Now, from the super spy perspective, a line of any significant length represents a shooting gallery. All Dr. Nemesis needs to do is wait for a clear shot and out goes the lights. So standing in line waiting is not good. This suggests that rather than try to get on early, a super spy should wait until the last moment, thus reducing the amount of time he, or she, could be a target.

On landing, the super spy should aim to deplane as part of a crowd. Human nature can help here as it is a well-known fact that as soon as the seat belt light goes off, the aisles fill with people making a rush for the doors. This means that people pour out of the place and into the gate like a human river. By becoming a part of this stream of flesh, the super spy can use his fellow humans as bullet shields.

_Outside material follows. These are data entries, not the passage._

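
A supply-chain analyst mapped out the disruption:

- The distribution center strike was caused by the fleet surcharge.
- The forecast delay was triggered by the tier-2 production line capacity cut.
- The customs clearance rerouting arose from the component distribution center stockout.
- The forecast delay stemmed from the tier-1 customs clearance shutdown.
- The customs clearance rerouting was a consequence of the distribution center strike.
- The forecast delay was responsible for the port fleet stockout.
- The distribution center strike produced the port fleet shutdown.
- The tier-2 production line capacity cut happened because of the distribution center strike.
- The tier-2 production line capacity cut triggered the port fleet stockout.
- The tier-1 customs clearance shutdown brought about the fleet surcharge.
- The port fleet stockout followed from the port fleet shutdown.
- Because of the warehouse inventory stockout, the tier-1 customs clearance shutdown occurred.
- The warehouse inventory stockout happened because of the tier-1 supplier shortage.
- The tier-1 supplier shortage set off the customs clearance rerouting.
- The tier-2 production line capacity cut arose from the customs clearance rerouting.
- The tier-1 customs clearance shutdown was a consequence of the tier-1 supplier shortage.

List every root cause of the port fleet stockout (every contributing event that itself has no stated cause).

the component distribution center stockout, the tier-1 supplier shortage

Tracing upstream from the port fleet stockout: the port fleet stockout ← the tier-2 production line capacity cut ← the customs clearance rerouting ← the tier-1 supplier shortage.
A separate upstream branch: the port fleet stockout ← the tier-2 production line capacity cut ← the customs clearance rerouting ← the component distribution center stockout.
Each of those chain origins has no stated cause.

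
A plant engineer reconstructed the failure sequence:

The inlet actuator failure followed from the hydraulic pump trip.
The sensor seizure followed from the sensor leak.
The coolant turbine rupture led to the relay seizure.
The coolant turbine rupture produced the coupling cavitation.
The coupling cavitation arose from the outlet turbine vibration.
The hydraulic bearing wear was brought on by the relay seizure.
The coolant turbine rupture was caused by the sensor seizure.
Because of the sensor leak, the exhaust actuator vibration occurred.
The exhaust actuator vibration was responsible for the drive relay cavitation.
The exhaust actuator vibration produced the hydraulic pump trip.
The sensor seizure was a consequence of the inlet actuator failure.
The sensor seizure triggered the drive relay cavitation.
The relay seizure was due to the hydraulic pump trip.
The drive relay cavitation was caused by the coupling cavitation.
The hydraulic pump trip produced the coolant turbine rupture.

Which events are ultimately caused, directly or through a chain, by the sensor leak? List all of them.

Direct effects: the exhaust actuator vibration, the sensor seizure.
2 steps out: the hydraulic pump trip, the coolant turbine rupture, the drive relay cavitation.
3 steps out: the inlet actuator failure, the relay seizure, the coupling cavitation.
4 steps out: the hydraulic bearing wear.
Not reachable from it: the outlet turbine vibration.

the coolant turbine rupture, the coupling cavitation, the drive relay cavitation, the exhaust actuator vibration, the hydraulic bearing wear, the hydraulic pump trip, the inlet actuator failure, the relay seizure, the sensor seizure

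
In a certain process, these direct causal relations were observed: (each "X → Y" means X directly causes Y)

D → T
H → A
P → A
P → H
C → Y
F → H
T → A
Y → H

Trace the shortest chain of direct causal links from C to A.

C → Y → H → A

C → Y
Y → H
H → A
Length: 3 steps.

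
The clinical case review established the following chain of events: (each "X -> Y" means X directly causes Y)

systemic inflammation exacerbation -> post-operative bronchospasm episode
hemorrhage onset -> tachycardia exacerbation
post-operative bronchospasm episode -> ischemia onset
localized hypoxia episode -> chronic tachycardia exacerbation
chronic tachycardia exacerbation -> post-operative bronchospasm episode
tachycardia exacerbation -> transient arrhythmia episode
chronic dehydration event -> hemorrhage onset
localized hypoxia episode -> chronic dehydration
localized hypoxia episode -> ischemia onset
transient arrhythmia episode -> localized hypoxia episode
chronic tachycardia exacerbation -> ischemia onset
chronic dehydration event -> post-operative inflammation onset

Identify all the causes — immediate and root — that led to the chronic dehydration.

the chronic dehydration event, the hemorrhage onset, the localized hypoxia episode, the tachycardia exacerbation, the transient arrhythmia episode

Immediate cause of the chronic dehydration: the localized hypoxia episode.
Further upstream: the chronic dehydration event, the hemorrhage onset, the tachycardia exacerbation, the transient arrhythmia episode.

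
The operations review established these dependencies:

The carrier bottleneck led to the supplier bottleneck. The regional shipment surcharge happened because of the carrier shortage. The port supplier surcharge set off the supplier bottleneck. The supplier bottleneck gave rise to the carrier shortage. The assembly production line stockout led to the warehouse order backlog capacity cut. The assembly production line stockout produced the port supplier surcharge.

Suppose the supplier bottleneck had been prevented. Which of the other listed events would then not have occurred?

Downstream of the supplier bottleneck: the carrier shortage, the regional shipment surcharge.

the carrier shortage, the regional shipment surcharge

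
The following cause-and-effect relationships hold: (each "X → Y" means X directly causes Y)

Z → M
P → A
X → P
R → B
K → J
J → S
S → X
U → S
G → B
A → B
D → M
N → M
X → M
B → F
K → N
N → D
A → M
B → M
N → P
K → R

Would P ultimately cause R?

P leads to A, B, F, M; R is not among them.

No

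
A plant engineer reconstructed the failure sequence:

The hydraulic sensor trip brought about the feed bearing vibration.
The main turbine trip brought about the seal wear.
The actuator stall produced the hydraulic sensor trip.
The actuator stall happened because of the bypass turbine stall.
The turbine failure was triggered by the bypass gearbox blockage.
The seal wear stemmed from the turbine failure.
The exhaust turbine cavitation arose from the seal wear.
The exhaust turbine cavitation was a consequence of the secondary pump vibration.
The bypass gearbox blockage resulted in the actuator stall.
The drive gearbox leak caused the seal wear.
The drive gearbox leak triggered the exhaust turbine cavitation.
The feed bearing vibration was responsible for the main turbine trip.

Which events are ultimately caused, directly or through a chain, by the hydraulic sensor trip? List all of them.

Direct effects: the feed bearing vibration.
2 steps out: the main turbine trip.
3 steps out: the seal wear.
4 steps out: the exhaust turbine cavitation.
Not reachable from it: the secondary pump vibration, the bypass turbine stall, the bypass gearbox blockage, the actuator stall, the turbine failure, the drive gearbox leak.

the exhaust turbine cavitation, the feed bearing vibration, the main turbine trip, the seal wear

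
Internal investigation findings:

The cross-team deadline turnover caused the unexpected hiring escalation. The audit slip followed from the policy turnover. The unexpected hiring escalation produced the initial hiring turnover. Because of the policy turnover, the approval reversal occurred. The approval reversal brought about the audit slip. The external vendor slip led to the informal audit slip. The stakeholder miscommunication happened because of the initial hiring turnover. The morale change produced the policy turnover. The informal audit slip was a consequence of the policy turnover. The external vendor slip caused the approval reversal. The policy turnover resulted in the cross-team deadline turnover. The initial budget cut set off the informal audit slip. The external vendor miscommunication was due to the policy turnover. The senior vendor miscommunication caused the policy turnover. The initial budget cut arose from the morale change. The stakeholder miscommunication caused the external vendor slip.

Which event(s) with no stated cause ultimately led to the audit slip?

Tracing upstream from the audit slip: the audit slip ← the policy turnover ← the morale change.
A separate upstream branch: the audit slip ← the policy turnover ← the senior vendor miscommunication.
Each of those chain origins has no stated cause.

the morale change, the senior vendor miscommunication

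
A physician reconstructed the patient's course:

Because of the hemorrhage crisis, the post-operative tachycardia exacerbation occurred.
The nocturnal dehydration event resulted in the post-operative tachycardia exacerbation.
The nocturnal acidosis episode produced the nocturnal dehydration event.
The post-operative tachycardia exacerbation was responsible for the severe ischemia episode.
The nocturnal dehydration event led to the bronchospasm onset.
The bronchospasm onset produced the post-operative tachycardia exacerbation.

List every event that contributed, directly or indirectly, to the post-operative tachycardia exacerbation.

the bronchospasm onset, the hemorrhage crisis, the nocturnal acidosis episode, the nocturnal dehydration event

Immediate causes of the post-operative tachycardia exacerbation: the nocturnal dehydration event, the bronchospasm onset, the hemorrhage crisis.
Further upstream: the nocturnal acidosis episode.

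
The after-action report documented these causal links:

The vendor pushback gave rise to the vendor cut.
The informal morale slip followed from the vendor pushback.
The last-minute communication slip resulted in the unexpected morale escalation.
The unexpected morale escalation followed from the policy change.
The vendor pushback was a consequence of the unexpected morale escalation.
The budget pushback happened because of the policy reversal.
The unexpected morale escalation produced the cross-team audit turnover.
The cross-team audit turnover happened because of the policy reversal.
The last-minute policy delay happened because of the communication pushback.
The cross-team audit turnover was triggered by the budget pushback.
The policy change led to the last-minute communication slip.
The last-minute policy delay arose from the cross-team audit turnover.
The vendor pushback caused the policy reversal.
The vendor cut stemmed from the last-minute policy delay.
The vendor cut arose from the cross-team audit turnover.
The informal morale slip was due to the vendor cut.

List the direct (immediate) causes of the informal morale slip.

Upstream contributors include the policy change, the last-minute communication slip, the unexpected morale escalation, the policy reversal, the budget pushback, the cross-team audit turnover, the last-minute policy delay, the communication pushback, but only the vendor cut, the vendor pushback feed directly into the informal morale slip.

the vendor cut, the vendor pushback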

But there is another trick that could be used to further confuse Dr. Nemesis. The key to being a super spy is learning to be unpredictable. When people can guess what you are likely to do in a given situation, you could be in trouble. Think about it. If you were to quit your current job and become a professional Assassin, how difficult would it be for you to hit one of your colleagues? Not difficult at all, because you know his or her habits.

For example, consider your own routines. Do you leave for work each day at about the same time? Do you use the same mode of transport? Do you take the same route? If you answered “yes” to all of these, the you could be the target for a hit-man. Try varying your time and route, which will throw off any potential surveillance people.

We can extend this to our behavior at an airport after deplaning. What do the passengers do? Why, they head straight for baggage claim. And hey, to make things easier for Dr. Nemesis, the airport authorities put signs up to tell him where the baggage claim is. This means he can either have you followed, or he can wait at baggage claim for you.

So, the first thing you can do is go to somewhere else other than the baggage claim. Head for the restroom and spend half-an-hour reading magazine; go to a bar and order a drink and snack; or hit a coffee bar and pump up on caffeine, especially if you took a nap on the place. Actually, this is another important behavior to learn if you want to be a super spy - eat, drink and excrete whenever you can because if things start getting tough, you can't guarantee you'll be able to do any of them at your convenience.

For example, if Dr. Nemesis is taking off in his helicopter and you manage to grab hold of the undercarriage, sure you can strap yourself on with your trouser belt, until you reach his secret hideaway. But what if, after 10 minutes into the flight, you suddenly have the urge to pee. Maybe you should have used the bathroom when you had chance, but no - you wanted to be Mr. Macho. Now you're faced with having to either endure lots of pain or pee in your trouser. Some super spy, huh?

Sorry for the digression there - back to the baggage claim. The average time to unload bags and have them on a carousel is about 10 minutes. There's then about 10-15 minutes of revolving bags, with folks scrambling to find the right ones. So, you can reckon on delaying you arrival at baggage claim until 20 minutes after deplaning, and when you get there, your bag will be moving along the belt slowly. You then move in, grab the bag, and head straight for an exit, all within a minute. Remember, standing around is a bad thing.

It also helps to have instantly recognizable luggage. Try a colored tag on the handle; wrapped a strap around the bag prior to checking it in; choose something relatively small with wheels (easier to transport around - carrying a heavy bag slows you down and, hence, makes you vulnerable to attack.

Of course, all this can be avoided if you don't check luggage and travel with everything you need in your carry-on luggage. The you simply get off the plane, head in totally the opposite way to everyone else and hang around somewhere for half-an-hour until Dr. Nemesis, whose agents will be watching baggage claim and the airport exits, believes you've given him the slip.

Maybe you're not an international spy, and maybe you don't want to take protection against Dr. Nemesis. But pretending to be one sure makes traveling interesting.